I shrugged. “Not yet. But we will.” I stood up. “We’ll keep you posted, Mrs. Sloan. If you think of anything we should know-”

“We’ll call. Yes.” She didn’t get up.

We left the trailer park after making sure that Deputies Paul Encinos and Eddie Mitchell were in the area. Paul parked his patrol car on the county road east of the trailer park, just below the driveway to Anna Hocking’s place. From there, he could watch the back of the Sloans’ trailer. Eddie Mitchell, no doubt relieved to be away from the hospital, parked his county car in the driveway of the trailer park, conspicuous as hell.

We pulled out on the county road and Estelle said, “Richard Staples?”

“Yes. Do you want to check back at the hospital first?”

She glanced at her watch. “It’s still early yet. Let’s visit the kid first.”

Richard Staples lived with an aunt, Marianna Perna, in the Casa del Sol Apartments behind the high school. It was one of those dark little corners of the village where I seldom went. Posadas had its own village police force-two full-time officers and three part-timers-and my department tried to leave the village alone unless they requested our help.

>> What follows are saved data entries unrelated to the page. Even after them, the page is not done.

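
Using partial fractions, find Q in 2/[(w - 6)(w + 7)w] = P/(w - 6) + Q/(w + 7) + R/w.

Cover-up at w = -7: Q = 2/[(-7 - 6)(-7 - 0)] = 2/[(-13)(-7)] = 2/91


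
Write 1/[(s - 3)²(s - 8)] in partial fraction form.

Cover-up at s=8: γ = 1/(8 - 3)² = 1/25. Cover-up at s=3: β = 1/(3 - 8) = -1/5. Comparing s² coeff: α = -γ = -1/25
Result: (-1/25)/(s - 3) - (1/5)/(s - 3)² + (1/25)/(s - 8)


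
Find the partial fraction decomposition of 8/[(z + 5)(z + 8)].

8/(z + 5)(z + 8) = P/(z + 5) + Q/(z + 8). P = 8/(-5 + 8) = 8/3, Q = 8/(-8 + 5) = -8/3
Result: (8/3)/(z + 5) - (8/3)/(z + 8)


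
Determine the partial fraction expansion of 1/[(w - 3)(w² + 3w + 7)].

Cover-up at w = 3: P = 1/(3² + 3·3 + 7) = 1/25. Then Q = -P = -1/25, R = -P·(3 + 3) = -6/25
Result: (1/25)/(w - 3) - ((1/25)w + 6/25)/(w² + 3w + 7)


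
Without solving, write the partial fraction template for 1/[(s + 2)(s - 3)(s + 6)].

Three distinct linear factors: P/(s + 2) + Q/(s - 3) + R/(s + 6)


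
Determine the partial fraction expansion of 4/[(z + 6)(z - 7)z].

Using cover-up method: A = 2/39, B = 4/91, C = -2/21
Result: (2/39)/(z + 6) + (4/91)/(z - 7) - (2/21)/z


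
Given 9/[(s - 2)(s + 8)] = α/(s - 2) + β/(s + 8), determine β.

Cover-up at s = -8: β = 9/(-8 - 2) = -9/10


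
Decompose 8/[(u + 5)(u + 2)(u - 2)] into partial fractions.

Using cover-up method: P = 8/21, Q = -2/3, R = 2/7
Result: (8/21)/(u + 5) - (2/3)/(u + 2) + (2/7)/(u - 2)


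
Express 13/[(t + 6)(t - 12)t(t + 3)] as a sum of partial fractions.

Using Heaviside cover-up: (-13/324)/(t + 6) + (13/3240)/(t - 12) - (13/216)/t + (13/135)/(t + 3)


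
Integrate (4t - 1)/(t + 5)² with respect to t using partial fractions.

Decompose: A = 4, B = 4·(-5) - 1 = -21, so (4t - 1)/(t + 5)² = 4/(t + 5) - 21/(t + 5)². Integrate: ∫ A/(t + 5) dt = 4 ln|(t + 5)|; ∫ B/(t + 5)² dt = 21/(t + 5). Sum: 4 ln|(t + 5)| + 21/(t + 5) + C


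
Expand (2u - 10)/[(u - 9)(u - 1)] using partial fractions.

At u=9: α = (2·9 - 10)/(9 - 1) = 1. At u=1: β = (2·1 - 10)/(1 - 9) = 1
Result: 1/(u - 9) + 1/(u - 1)


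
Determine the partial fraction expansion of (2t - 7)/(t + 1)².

(2t - 7) = α(t + 1) + β. At t = -1: β = 2·(-1) - 7 = -9. Coeff of t: α = 2
Result: 2/(t + 1) - 9/(t + 1)²


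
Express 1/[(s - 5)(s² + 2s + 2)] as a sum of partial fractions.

Cover-up at s = 5: α = 1/(5² + 2·5 + 2) = 1/37. Then β = -α = -1/37, γ = -α·(2 + 5) = -7/37
Result: (1/37)/(s - 5) - ((1/37)s + 7/37)/(s² + 2s + 2)


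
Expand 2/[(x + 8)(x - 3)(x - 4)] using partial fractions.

Using cover-up method: α = 1/66, β = -2/11, γ = 1/6
Result: (1/66)/(x + 8) - (2/11)/(x - 3) + (1/6)/(x - 4)


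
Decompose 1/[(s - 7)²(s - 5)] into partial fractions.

Cover-up at s=5: C = 1/(5 - 7)² = 1/4. Cover-up at s=7: B = 1/(7 - 5) = 1/2. Comparing s² coeff: A = -C = -1/4
Result: (-1/4)/(s - 7) + (1/2)/(s - 7)² + (1/4)/(s - 5)


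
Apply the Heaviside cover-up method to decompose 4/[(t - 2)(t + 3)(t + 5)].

Cover (t - 2), t=2: α = 4/[(2 + 3)(2 + 5)] = 4/35. Cover (t + 3), t=-3: β = 4/[(-3 - 2)(-3 + 5)] = -2/5. Cover (t + 5), t=-5: γ = 4/[(-5 - 2)(-5 + 3)] = 2/7.
Result: (4/35)/(t - 2) - (2/5)/(t + 3) + (2/7)/(t + 5)


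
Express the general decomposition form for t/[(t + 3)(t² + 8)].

Linear + irreducible quadratic: P/(t + 3) + (Qt + R)/(t² + 8)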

An eight-foot chain link and barbwire-topped fence separated the back of the high school gymnasium from the apartment complex’s parking lot. I parked along the fence, scanning the eight front doors of Casa del Sol.

The building was single-story, looking like a motel. Each unit couldn’t have been more than three small rooms. Marianna Perna lived in 104. The number was broken off the blue door, but the paint wasn’t quite as faded where the digits had been. A decrepit Ford Festiva was parked directly in front of the door next to a toddler-sized tricycle, a plastic scooter missing the back axle and wheels, and a small-bore dirt bike missing its back wheel, balanced on two cinder blocks under the engine.

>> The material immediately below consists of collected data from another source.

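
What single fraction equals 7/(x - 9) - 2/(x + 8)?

Common denominator (x - 9)(x + 8). Numerator: 7(x + 8) - 2(x - 9) = (7x + 56) - (2x - 18) = 5x + 74
Result: (5x + 74)/[(x - 9)(x + 8)]


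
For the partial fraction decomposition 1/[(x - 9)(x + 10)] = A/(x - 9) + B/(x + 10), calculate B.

Cover-up at x = -10: B = 1/(-10 - 9) = -1/19


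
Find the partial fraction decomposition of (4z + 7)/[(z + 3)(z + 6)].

At z=-3: P = (4·(-3) + 7)/(-3 + 6) = -5/3. At z=-6: Q = (4·(-6) + 7)/(-6 + 3) = 17/3
Result: (-5/3)/(z + 3) + (17/3)/(z + 6)


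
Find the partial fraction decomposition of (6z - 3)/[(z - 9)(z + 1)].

At z=9: α = (6·9 - 3)/(9 + 1) = 51/10. At z=-1: β = (6·(-1) - 3)/(-1 - 9) = 9/10
Result: (51/10)/(z - 9) + (9/10)/(z + 1)


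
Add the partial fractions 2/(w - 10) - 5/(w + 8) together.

Common denominator (w - 10)(w + 8). Numerator: 2(w + 8) - 5(w - 10) = (2w + 16) - (5w - 50) = -3w + 66
Result: (-3w + 66)/[(w - 10)(w + 8)]


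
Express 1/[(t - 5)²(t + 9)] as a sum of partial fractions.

Cover-up at t=-9: C = 1/(-9 - 5)² = 1/196. Cover-up at t=5: B = 1/(5 + 9) = 1/14. Comparing t² coeff: A = -C = -1/196
Result: (-1/196)/(t - 5) + (1/14)/(t - 5)² + (1/196)/(t + 9)


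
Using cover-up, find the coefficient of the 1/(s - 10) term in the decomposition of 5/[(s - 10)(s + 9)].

Cover (s - 10), set s=10: 5/((s + 9) at s=10) = 5/(19) = 5/19


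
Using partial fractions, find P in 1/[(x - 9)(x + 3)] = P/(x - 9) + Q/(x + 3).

Cover-up at x = 9: P = 1/(9 + 3) = 1/12


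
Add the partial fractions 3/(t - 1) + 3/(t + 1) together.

Common denominator (t - 1)(t + 1). Numerator: 3(t + 1) + 3(t - 1) = (3t + 3) + (3t - 3) = 6t
Result: (6t)/[(t - 1)(t + 1)]


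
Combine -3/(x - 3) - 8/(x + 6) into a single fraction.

Common denominator (x - 3)(x + 6). Numerator: -3(x + 6) - 8(x - 3) = (-3x - 18) - (8x - 24) = -11x + 6
Result: (-11x + 6)/[(x - 3)(x + 6)]


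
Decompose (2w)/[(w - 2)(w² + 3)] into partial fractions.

At w=2: A = (2·2 + 0)/(2² + 3) = 4/7. B = -A = -4/7, C = 2 - 2·A = 6/7
Result: (4/7)/(w - 2) - ((4/7)w - 6/7)/(w² + 3)


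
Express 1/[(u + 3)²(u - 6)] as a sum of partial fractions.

Cover-up at u=6: C = 1/(6 + 3)² = 1/81. Cover-up at u=-3: B = 1/(-3 - 6) = -1/9. Comparing u² coeff: A = -C = -1/81
Result: (-1/81)/(u + 3) - (1/9)/(u + 3)² + (1/81)/(u - 6)


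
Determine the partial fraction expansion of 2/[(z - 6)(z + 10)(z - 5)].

Using cover-up method: P = 1/8, Q = 1/120, R = -2/15
Result: (1/8)/(z - 6) + (1/120)/(z + 10) - (2/15)/(z - 5)


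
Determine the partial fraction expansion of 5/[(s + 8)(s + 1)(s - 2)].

Using cover-up method: P = 1/14, Q = -5/21, R = 1/6
Result: (1/14)/(s + 8) - (5/21)/(s + 1) + (1/6)/(s - 2)


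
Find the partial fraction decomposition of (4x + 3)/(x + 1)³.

(4x + 3) = A(x + 1)² + B(x + 1) + C. At x = -1: C = 4·(-1) + 3 = -1. Coefficients: A = 0, B = 4
Result: 4/(x + 1)² - 1/(x + 1)³


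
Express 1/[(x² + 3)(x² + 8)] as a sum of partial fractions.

Coefficient matching gives P = R = 0, Q = 1/(8-3) = 1/5, S = -Q = -1/5
Result: (1/5)/(x² + 3) - (1/5)/(x² + 8)


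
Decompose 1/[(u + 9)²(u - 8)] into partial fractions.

Cover-up at u=8: R = 1/(8 + 9)² = 1/289. Cover-up at u=-9: Q = 1/(-9 - 8) = -1/17. Comparing u² coeff: P = -R = -1/289
Result: (-1/289)/(u + 9) - (1/17)/(u + 9)² + (1/289)/(u - 8)


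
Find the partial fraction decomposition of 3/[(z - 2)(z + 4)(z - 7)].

Using cover-up method: A = -1/10, B = 1/22, C = 3/55
Result: (-1/10)/(z - 2) + (1/22)/(z + 4) + (3/55)/(z - 7)


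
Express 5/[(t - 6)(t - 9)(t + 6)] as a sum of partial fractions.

Using cover-up method: A = -5/36, B = 1/9, C = 1/36
Result: (-5/36)/(t - 6) + (1/9)/(t - 9) + (1/36)/(t + 6)


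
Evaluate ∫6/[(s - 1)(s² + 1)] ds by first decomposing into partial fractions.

Cover-up at s=1: P = 6/(1²+1) = 3. Coeff matching: Q = -3, R = -3. Decomposition: 3/(s - 1) - (3s + 3)/(s² + 1). Integrate: linear → ln, quadratic → (1/2)ln + arctan: 3 ln|(s - 1)| - (3/2) ln(s² + 1) - 3 arctan(s) + C


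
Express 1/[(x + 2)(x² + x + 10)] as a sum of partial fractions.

Cover-up at x = -2: A = 1/((-2)² + 1·(-2) + 10) = 1/12. Then B = -A = -1/12, C = -A·(1 - 2) = 1/12
Result: (1/12)/(x + 2) - ((1/12)x - 1/12)/(x² + x + 10)


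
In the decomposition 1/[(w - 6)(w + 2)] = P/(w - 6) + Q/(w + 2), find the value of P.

Cover-up at w = 6: P = 1/(6 + 2) = 1/8


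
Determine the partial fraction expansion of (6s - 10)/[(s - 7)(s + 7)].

At s=7: α = (6·7 - 10)/(7 + 7) = 16/7. At s=-7: β = (6·(-7) - 10)/(-7 - 7) = 26/7
Result: (16/7)/(s - 7) + (26/7)/(s + 7)


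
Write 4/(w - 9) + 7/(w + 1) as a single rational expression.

Common denominator (w - 9)(w + 1). Numerator: 4(w + 1) + 7(w - 9) = (4w + 4) + (7w - 63) = 11w - 59
Result: (11w - 59)/[(w - 9)(w + 1)]


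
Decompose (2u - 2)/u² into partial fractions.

(2u - 2) = Pu + Q. At u = 0: Q = 2·0 - 2 = -2. Coeff of u: P = 2
Result: 2/u - 2/u²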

The clutter in front of 104 was repeated, in various colors and details, in front of each apartment.

“Great place,” I said. I jotted down the license plate number of the Festiva and reached for the door handle of the Blazer. The radio interrupted me.

“Three ten, PCS.”

It was Gayle Sedillos.

“Go ahead,” I said.

“Three ten, ten nineteen.”

“Is this something that can wait a bit, Gayle?” I asked. She wanted me to return to the office. The only person I could think of who might want to see me was Sheriff Martin Holman, and I wasn’t in the mood.

“Negative, sir.”

“Ten four. We’ll be there in about a minute and a half.”

Gayle knew how I worked. She knew I didn’t like department business blabbed over the airwaves, and so she was as cryptic as she could be on the radio. But her common sense could be trusted. If she said her visitor couldn’t wait, that was that.

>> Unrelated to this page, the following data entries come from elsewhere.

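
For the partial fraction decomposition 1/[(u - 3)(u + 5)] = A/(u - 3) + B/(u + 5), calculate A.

Cover-up at u = 3: A = 1/(3 + 5) = 1/8


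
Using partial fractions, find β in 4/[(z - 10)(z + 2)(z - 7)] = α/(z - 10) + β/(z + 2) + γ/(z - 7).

Cover-up at z = -2: β = 4/[(-2 - 10)(-2 - 7)] = 4/[(-12)(-9)] = 4/108 = 1/27


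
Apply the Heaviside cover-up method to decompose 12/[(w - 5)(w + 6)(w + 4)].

Cover (w - 5), w=5: α = 12/[(5 + 6)(5 + 4)] = 4/33. Cover (w + 6), w=-6: β = 12/[(-6 - 5)(-6 + 4)] = 6/11. Cover (w + 4), w=-4: γ = 12/[(-4 - 5)(-4 + 6)] = -2/3.
Result: (4/33)/(w - 5) + (6/11)/(w + 6) - (2/3)/(w + 4)


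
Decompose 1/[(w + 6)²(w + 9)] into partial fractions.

Cover-up at w=-9: R = 1/(-9 + 6)² = 1/9. Cover-up at w=-6: Q = 1/(-6 + 9) = 1/3. Comparing w² coeff: P = -R = -1/9
Result: (-1/9)/(w + 6) + (1/3)/(w + 6)² + (1/9)/(w + 9)


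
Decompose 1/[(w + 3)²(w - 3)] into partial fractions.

Cover-up at w=3: C = 1/(3 + 3)² = 1/36. Cover-up at w=-3: B = 1/(-3 - 3) = -1/6. Comparing w² coeff: A = -C = -1/36
Result: (-1/36)/(w + 3) - (1/6)/(w + 3)² + (1/36)/(w - 3)


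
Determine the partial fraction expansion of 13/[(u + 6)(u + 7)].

13/(u + 6)(u + 7) = P/(u + 6) + Q/(u + 7). P = 13/(-6 + 7) = 13, Q = 13/(-7 + 6) = -13
Result: 13/(u + 6) - 13/(u + 7)


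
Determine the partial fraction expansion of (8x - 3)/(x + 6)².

(8x - 3) = P(x + 6) + Q. At x = -6: Q = 8·(-6) - 3 = -51. Coeff of x: P = 8
Result: 8/(x + 6) - 51/(x + 6)²


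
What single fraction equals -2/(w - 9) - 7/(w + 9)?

Common denominator (w - 9)(w + 9). Numerator: -2(w + 9) - 7(w - 9) = (-2w - 18) - (7w - 63) = -9w + 45
Result: (-9w + 45)/[(w - 9)(w + 9)]


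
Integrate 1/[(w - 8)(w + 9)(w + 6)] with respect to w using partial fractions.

Cover-up: A = 1/238, B = 1/51, C = -1/42. Decomposition: (1/238)/(w - 8) + (1/51)/(w + 9) - (1/42)/(w + 6). Integrate each term: (1/238) ln|(w - 8)| + (1/51) ln|(w + 9)| - (1/42) ln|(w + 6)| + C


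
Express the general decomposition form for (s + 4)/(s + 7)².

Repeated linear factor: P/(s + 7) + Q/(s + 7)²


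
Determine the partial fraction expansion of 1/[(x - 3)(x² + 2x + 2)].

Cover-up at x = 3: A = 1/(3² + 2·3 + 2) = 1/17. Then B = -A = -1/17, C = -A·(2 + 3) = -5/17
Result: (1/17)/(x - 3) - ((1/17)x + 5/17)/(x² + 2x + 2)


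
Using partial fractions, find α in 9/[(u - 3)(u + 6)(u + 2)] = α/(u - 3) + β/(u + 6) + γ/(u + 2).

Cover-up at u = 3: α = 9/[(3 + 6)(3 + 2)] = 9/[(9)(5)] = 9/45 = 1/5


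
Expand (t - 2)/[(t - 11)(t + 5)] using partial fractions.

At t=11: P = (1·11 - 2)/(11 + 5) = 9/16. At t=-5: Q = (1·(-5) - 2)/(-5 - 11) = 7/16
Result: (9/16)/(t - 11) + (7/16)/(t + 5)


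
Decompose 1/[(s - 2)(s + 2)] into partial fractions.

1/(s - 2)(s + 2) = A/(s - 2) + B/(s + 2). A = 1/(2 + 2) = 1/4, B = 1/(-2 - 2) = -1/4
Result: (1/4)/(s - 2) - (1/4)/(s + 2)


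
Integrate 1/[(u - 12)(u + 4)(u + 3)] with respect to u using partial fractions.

Cover-up: α = 1/240, β = 1/16, γ = -1/15. Decomposition: (1/240)/(u - 12) + (1/16)/(u + 4) - (1/15)/(u + 3). Integrate each term: (1/240) ln|(u - 12)| + (1/16) ln|(u + 4)| - (1/15) ln|(u + 3)| + C


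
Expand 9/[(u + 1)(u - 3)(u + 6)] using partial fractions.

Using cover-up method: α = -9/20, β = 1/4, γ = 1/5
Result: (-9/20)/(u + 1) + (1/4)/(u - 3) + (1/5)/(u + 6)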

I backed out of the apartment parking lot. The sheriff’s department was eight blocks away, and my estimate was just about right. As we pulled into the lot, only one vehicle was out of place. Herb Torrance’s mud-caked Chevrolet one-ton, its fat, dual-wheeled rump projecting six feet beyond the rear of Gayle’s Datsun, was parked in the space reserved for the sheriff.

Herb was standing near the front of the truck, leaning on the hood. He saw us and straightened up.

I pulled in beside his truck. Despite the mud and dirt, the Triple Bar T logo was visible on the door panel.

“Reuben’s neighbor,” I said to Estelle. “Where’s he been all this time?”

“Knowing Mr. Torrance, probably minding his own business,” Estelle replied.

A week before, I might have believed that.